In order to drop all privileges (user and group), you need to drop the group before the user. Given that userid
and groupid
contains the IDs of the user and the group you want to drop to, and assuming that the effective IDs are also root, this is accomplished by calling setuid() and setgid():
if (getuid() == 0) {
/* process is running as root, drop privileges */
if (setgid(groupid) != 0)
fatal("setgid: Unable to drop group privileges: %s", strerror(errno));
if (setuid(userid) != 0)
fatal("setuid: Unable to drop user privileges: %S", strerror(errno));
}
If you are paranoid, you can try to get your root privileges back, which should fail. If it doesn't fail, you bailout:
if (setuid(0) != -1)
fatal("ERROR: Managed to regain root privileges?");
Also, if you are still paranoid, you may want to seteuid() and setegid() too, but it shouldn't be necessary, since setuid() and setgid() already set all the IDs if the process is owned by root.

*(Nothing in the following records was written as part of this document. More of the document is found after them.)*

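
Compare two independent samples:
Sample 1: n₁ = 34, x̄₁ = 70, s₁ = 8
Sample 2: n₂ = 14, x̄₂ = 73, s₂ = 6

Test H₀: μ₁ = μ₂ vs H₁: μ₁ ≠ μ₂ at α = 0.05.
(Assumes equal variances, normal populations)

Pooled variance: s²_p = [33×8² + 13×6²]/(46) = 56.0870
s_p = 7.4891
SE = s_p×√(1/n₁ + 1/n₂) = 7.4891×√(1/34 + 1/14) = 2.3782
t = (x̄₁ - x̄₂)/SE = (70 - 73)/2.3782 = -1.2615
df = 46, t-critical = ±2.013
Decision: fail to reject H₀

Answer: t = -1.2615, fail to reject H₀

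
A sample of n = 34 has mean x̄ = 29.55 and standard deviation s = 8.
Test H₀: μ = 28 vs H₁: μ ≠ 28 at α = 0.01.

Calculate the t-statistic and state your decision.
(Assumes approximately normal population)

df = n - 1 = 33
SE = s/√n = 8/√34 = 1.3720
t = (x̄ - μ₀)/SE = (29.55 - 28)/1.3720 = 1.1297
Critical value: t_{0.005,33} = ±2.733
p-value ≈ 0.2667
Decision: fail to reject H₀

Answer: t = 1.1297, fail to reject H₀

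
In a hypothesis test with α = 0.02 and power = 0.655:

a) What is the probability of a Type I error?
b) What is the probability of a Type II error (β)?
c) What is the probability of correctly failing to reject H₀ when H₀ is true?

a) Type I error probability = α = 0.02
b) Power = P(reject H₀ | H₁ true) = 1 - β = 0.655, so Type II error probability = β = 1 - Power = 0.345
c) P(fail to reject H₀ | H₀ true) = 1 - α = 0.98

Answer: a) 0.02, b) 0.345, c) 0.98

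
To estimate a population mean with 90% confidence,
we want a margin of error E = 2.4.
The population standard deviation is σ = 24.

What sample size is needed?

z_0.05 = 1.645
n = (z×σ/E)² = (1.645×24/2.4)²
n = 270.6025
Round up: n = 271

Answer: n = 271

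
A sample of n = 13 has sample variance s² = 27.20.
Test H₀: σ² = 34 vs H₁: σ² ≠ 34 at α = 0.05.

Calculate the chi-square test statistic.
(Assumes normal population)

df = n - 1 = 12
χ² = (n-1)s²/σ₀² = 12×27.20/34 = 9.6000
Critical values: χ²_{0.975,12} = 4.404, χ²_{0.025,12} = 23.337
Rejection region: χ² < 4.404 or χ² > 23.337
Decision: fail to reject H₀

Answer: χ² = 9.6000, fail to reject H₀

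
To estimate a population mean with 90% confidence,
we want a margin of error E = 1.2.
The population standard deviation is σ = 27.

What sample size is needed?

Answer: n = 1370

Derivation:
z_0.05 = 1.645
n = (z×σ/E)² = (1.645×27/1.2)²
n = 1369.9252
Round up: n = 1370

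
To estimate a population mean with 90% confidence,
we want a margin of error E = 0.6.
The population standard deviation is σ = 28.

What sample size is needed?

z_0.05 = 1.645
n = (z×σ/E)² = (1.645×28/0.6)²
n = 5893.1211
Round up: n = 5894

Answer: n = 5894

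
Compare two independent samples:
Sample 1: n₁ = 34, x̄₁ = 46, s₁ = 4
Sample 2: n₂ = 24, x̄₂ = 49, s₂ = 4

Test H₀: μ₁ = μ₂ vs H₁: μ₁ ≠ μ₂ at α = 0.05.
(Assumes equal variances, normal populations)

Answer: t = -2.8132, reject H₀

Derivation:
Pooled variance: s²_p = [33×4² + 23×4²]/(56) = 16.0000
s_p = 4.0000
SE = s_p×√(1/n₁ + 1/n₂) = 4.0000×√(1/34 + 1/24) = 1.0664
t = (x̄₁ - x̄₂)/SE = (46 - 49)/1.0664 = -2.8132
df = 56, t-critical = ±2.003
Decision: reject H₀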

The supplementary group list is a problem, because there is no POSIX function to set supplementary groups (there is getgroups(), but no setgroups()). There is a BSD and Linux extension setgroups() that you can use, it this concerns you.

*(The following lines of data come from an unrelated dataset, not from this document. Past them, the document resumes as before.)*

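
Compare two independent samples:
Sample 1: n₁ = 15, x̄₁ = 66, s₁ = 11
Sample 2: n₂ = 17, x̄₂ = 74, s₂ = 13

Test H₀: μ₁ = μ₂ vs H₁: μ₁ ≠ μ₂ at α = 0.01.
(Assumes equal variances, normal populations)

Pooled variance: s²_p = [14×11² + 16×13²]/(30) = 146.6000
s_p = 12.1078
SE = s_p×√(1/n₁ + 1/n₂) = 12.1078×√(1/15 + 1/17) = 4.2891
t = (x̄₁ - x̄₂)/SE = (66 - 74)/4.2891 = -1.8652
df = 30, t-critical = ±2.750
Decision: fail to reject H₀

Answer: t = -1.8652, fail to reject H₀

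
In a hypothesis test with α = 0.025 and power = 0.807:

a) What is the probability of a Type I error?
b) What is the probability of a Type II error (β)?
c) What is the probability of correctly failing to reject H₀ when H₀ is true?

Answer: a) 0.025, b) 0.193, c) 0.975

Derivation:
a) Type I error probability = α = 0.025
b) Power = P(reject H₀ | H₁ true) = 1 - β = 0.807, so Type II error probability = β = 1 - Power = 0.193
c) P(fail to reject H₀ | H₀ true) = 1 - α = 0.975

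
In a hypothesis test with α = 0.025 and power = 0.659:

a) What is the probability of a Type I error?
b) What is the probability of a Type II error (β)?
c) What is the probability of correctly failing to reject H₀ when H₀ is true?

Answer: a) 0.025, b) 0.341, c) 0.975

Derivation:
a) Type I error probability = α = 0.025
b) Power = P(reject H₀ | H₁ true) = 1 - β = 0.659, so Type II error probability = β = 1 - Power = 0.341
c) P(fail to reject H₀ | H₀ true) = 1 - α = 0.975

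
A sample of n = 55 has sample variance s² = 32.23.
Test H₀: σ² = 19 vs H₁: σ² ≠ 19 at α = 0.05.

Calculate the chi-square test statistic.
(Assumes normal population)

df = n - 1 = 54
χ² = (n-1)s²/σ₀² = 54×32.23/19 = 91.6011
Critical values: χ²_{0.975,54} = 35.586, χ²_{0.025,54} = 76.192
Rejection region: χ² < 35.586 or χ² > 76.192
Decision: reject H₀

Answer: χ² = 91.6011, reject H₀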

You should also chdir("/")
or to any other directory, so that the process doesn't remain in a root-owned directory.
Since your question is about Unix in general, this is the very general approach. Note that in Linux this is no longer the preferred approach. In current Linux versions, you should set the CAP_NET_BIND_SERVICE
capability on the executable, and run it as a normal user. No root access is needed.